Obama’s budget media blitz ineffective?

Well, that may be unfair: as Andrew Malcolm notes, if Obama hadn’t spent the last month trying to convince people that his 3.6 trillion dollar budget was a good idea it might have slipped even further than the recent Gallup poll shows that it has. Which means that he’s saved or created – what? Five, six points on the polls?

Looking at the poll itself, it’s interesting to see how an outside-the-margin of error result can be framed as ‘holding steady.’ 46/26/30 for/against/don’t know enough last month versus 39/27/33 this month, and support for it has slipped down the Republican/Democratic/Independent line. Although possibly the most embarrassing part of this whole thing for the administration is that the aforementioned media blitz – personal, online, televised, radioed, phone called, and for all I know, messenger pigeoned – didn’t have a better than a margin-of-error effect on the American public’s awareness of the issue. Admittedly, they were already pretty aware, but the Obama administration was looking for a win here, not a no-decision.

Analyzing the results: while neither the supporters or the opponents of the administration’s budget are in a position to claim a popular mandate for their position, the former are in a worse tactical place than the latter.

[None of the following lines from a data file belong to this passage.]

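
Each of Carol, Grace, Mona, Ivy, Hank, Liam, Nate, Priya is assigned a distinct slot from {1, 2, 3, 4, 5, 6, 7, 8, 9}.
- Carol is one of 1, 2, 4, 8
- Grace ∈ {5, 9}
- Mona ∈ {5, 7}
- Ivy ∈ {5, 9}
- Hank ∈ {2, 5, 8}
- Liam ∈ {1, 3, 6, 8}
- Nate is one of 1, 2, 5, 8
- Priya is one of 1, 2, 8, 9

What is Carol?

4

Grace and Ivy between them cover only {5, 9} — a naked pair. Remove those values from Mona, Hank, Nate, Priya.
That leaves Mona = 7.
Hank, Nate, Priya between them cover only {1, 2, 8} — a naked triple. Remove those values from Carol, Liam.
So Carol = 4.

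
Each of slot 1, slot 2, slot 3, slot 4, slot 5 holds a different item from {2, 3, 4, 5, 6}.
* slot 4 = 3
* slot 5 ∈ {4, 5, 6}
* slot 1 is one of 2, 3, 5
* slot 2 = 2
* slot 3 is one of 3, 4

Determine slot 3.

4

slot 2 has just one choice, so slot 2 = 2. So slot 1 can't be 2.
slot 4 must be 3 (only option left). Remove 3 from slot 1, slot 3.
So slot 3 = 4.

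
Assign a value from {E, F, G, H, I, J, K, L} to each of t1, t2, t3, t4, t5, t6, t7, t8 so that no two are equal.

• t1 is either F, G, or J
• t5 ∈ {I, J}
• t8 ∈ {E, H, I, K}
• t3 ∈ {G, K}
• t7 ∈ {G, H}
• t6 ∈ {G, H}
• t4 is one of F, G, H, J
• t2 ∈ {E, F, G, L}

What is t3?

Among the 8 variables, L fits only t2 (and all 8 values in {E, F, G, H, I, J, K, L} must be used), so t2 = L.
The 7 still-open variables together cover exactly {E, F, G, H, I, J, K} — 7 values for 7 variables — and E appears only in t8's list, so t8 = E.
The 6 still-open variables together cover exactly {F, G, H, I, J, K} — 6 values for 6 variables — and I appears only in t5's list, so t5 = I.
The 5 still-open variables together cover exactly {F, G, H, J, K} — 5 values for 5 variables — and K appears only in t3's list, so t3 = K.

K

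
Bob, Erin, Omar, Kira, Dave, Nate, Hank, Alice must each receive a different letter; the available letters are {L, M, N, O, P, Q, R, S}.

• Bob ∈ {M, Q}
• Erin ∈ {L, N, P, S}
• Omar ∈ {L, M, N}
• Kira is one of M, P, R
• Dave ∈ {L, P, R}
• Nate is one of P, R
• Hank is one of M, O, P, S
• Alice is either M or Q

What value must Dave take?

L

The 8 variables together cover exactly {L, M, N, O, P, Q, R, S} — 8 values for 8 variables — and O appears only in Hank's list, so Hank = O.
The 7 still-open variables draw from only 7 values {L, M, N, P, Q, R, S}, so each is used; only Erin can be S, hence Erin = S.
Among the 6 still-open variables, N fits only Omar (and all 6 values in {L, M, N, P, Q, R} must be used), so Omar = N.
The 5 still-open variables draw from only 5 values {L, M, P, Q, R}, so each is used; only Dave can be L, hence Dave = L.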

People don’t much like the idea of spending insanely large amounts of money when the economy’s on the verge of collapse, and right now the country’s about three bad days in a row away from assuming precisely that. The Obama administration would be better off – a lot better off – if it would just accept at this point that most of the President’s domestic policy plans were crafted under the assumption that the Dow would be somewhere around 11K and that consumer confidence wouldn’t be at single digits. Of course, the consequences of that would mean slashing the budget, which would infuriate most of his truly hardcore supporters and possibly even cost him the next election – but it’d be better for the country, and that’s really supposed to be his main motivation.

Besides, this way he’d avoid Jimmy Carter’s fate of being cursed behind his back by his own party apparatus at every opportunity.